Answer
Divergent
Work Step by Step
Alternating series test:
Suppose that we have series $\Sigma a_n$, such that $a_{n}=(-1)^{n}b_n$ or $a_{n}=(-1)^{n+1}b_n$, where $b_n\geq 0$ for all $n$.
Then if the following two condition are satisfied the series is convergent.

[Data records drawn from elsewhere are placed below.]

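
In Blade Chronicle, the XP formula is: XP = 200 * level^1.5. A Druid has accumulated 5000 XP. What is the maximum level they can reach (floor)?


XP = 200 * level^1.5, so level = (XP / 200)^(1/1.5)
= (5000 / 200)^(1/1.5)
= 25.0^0.6667
= 8.5499
Floor: level = 8

level 8


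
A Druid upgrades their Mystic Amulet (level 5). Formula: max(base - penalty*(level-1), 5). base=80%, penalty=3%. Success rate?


raw_rate = 80 - 3 * (5 - 1)
= 80 - 3 * 4
= 80 - 12
= 68
Apply floor: max(68, 5) = 68%

68%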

1. $\lim\limits_{n \to \infty}b_{n}=0$
2. $b_{n}$ is a decreasing sequence.
Given: $\Sigma_{n=1}^{\infty}(-1)^{n}\frac{3n-1}{2n+1}$
In the given problem, $b_{n}=\frac{3n-1}{2n+1}$
1. Test the first condition of the AST as: $b_{n+1}\leq b_n$
$\frac{3(n+1)-1}{2(n+1)+1}\leq \frac{3n-1}{2n+1}$
$\frac{3n+2}{2n+3}\leq \frac{3n-1}{2n+1}$
$(3n+2)(2n+1)\leq (3n-1)(2n+3)$
$2\leq -3$
which is not true, so AST first condition fails.
2. $\lim\limits_{n \to \infty}b_{n}=\lim\limits_{n \to \infty}\frac{3n-1}{2n+1}=\lim\limits_{n \to \infty}\frac{3-1/n}{2+1/n}=\frac{3}{2}\ne 0$
which means that the series diverges by the Test of Divergence.